When loading a csv file into an HBase table, some bad lines are dropped. How I can identify which lines are dropped?
A similar case is here. https://community.hortonworks.com/questions/73985/no-data-shown-in-hbase-after-importtsv.html
Running ImportTsv generates big log files, as mentioned here. https://community.hortonworks.com/articles/4942/import-csv-data-into-hbase-using-importtsv.html.
Maybe the log file can help me but I do not know where those log files are. I expect they are in hadoop storage, rather than linux local storage. So I look into the my hadoop path /app-logs/hdfs/logs/application_1557438882545_0077. The folder name "application_1557438882545_0077" is the mapreduce job id. There is one file inside this folder and the file name is name1.abc.local_45454_1562965335601. This file is not in a human-readable format.
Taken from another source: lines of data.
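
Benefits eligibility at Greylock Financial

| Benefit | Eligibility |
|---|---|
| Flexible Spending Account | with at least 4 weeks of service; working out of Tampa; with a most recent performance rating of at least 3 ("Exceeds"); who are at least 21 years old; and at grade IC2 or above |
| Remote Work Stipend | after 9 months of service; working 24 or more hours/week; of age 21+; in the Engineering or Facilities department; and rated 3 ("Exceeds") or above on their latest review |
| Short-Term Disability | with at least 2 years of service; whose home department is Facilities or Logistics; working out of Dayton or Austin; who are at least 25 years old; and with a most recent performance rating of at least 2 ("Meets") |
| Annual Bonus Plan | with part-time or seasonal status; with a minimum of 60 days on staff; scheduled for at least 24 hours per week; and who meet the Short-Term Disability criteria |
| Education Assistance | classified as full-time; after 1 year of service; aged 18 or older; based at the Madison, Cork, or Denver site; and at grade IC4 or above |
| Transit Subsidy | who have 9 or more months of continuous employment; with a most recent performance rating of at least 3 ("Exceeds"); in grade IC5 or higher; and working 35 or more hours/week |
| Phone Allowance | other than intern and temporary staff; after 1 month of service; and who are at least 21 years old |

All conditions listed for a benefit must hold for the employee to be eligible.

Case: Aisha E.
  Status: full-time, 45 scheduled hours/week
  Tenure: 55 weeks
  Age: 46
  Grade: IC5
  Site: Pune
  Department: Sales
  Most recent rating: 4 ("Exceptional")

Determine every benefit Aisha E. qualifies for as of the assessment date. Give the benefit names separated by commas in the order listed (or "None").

Transit Subsidy, Phone Allowance

Flexible Spending Account — service 55 weeks ≥ 4 weeks ✓; site Pune ✗ (not Tampa) → not eligible.
Remote Work Stipend — service 55 weeks ≥ 9 months (≈270 days) ✓; 45 hrs/wk ≥ 24 ✓; age 46 ≥ 21 ✓; dept Sales ✗ → not eligible.
Short-Term Disability — service 55 weeks < 2 years (≈730 days) ✗ → not eligible.
Annual Bonus Plan — status full-time ✗ (requires part-time or seasonal) → not eligible.
Education Assistance — status full-time ✓; service 55 weeks ≥ 1 year (≈365 days) ✓; age 46 ≥ 18 ✓; site Pune ✗ (not Madison, Cork, or Denver) → not eligible.
Transit Subsidy — service 55 weeks ≥ 9 months (≈270 days) ✓; rating 4 ≥ 3 ✓; grade IC5 ≥ IC5 ✓; 45 hrs/wk ≥ 35 ✓ → eligible.
Phone Allowance — status full-time ✓ (not excluded); service 55 weeks ≥ 1 month (≈30 days) ✓; age 46 ≥ 21 ✓ → eligible.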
If you inspect the Mapper log files, you should be able to find mention of an unparseable row when one is processed. You may have to increase the log level from INFO to DEBUG.
Each Mapper is assigned an InputSplit which will be a contiguous group of lines from the input files that you specified (e.g. fileA lines 50 through 200). You can also use this information to work backwards.
Thanks for the reply. Where can I find those mapper log files? I tried the job tracker UI (port 8088) via the Ambari link "Yarn - ResourceManagerUI", but could not find any log record. I did locate the map reduce jo/application id. On the "logs" tab for this job, I picked the only one attempt "appattempt_1557438882545_0078_00001", then I got the message "No container data available!"
By the way, on the Job Tracker UI page for this job, I saw a link to "Log", but that log page does not look like a mapper log, it contains sections for different log types, such as directory info, launch_container.sh, … , stderr, stdout, and syslog.
In addition, on the Ambari - YARN - Configs - Advance page, the "Enable Log Aggregation" is set to be enabled.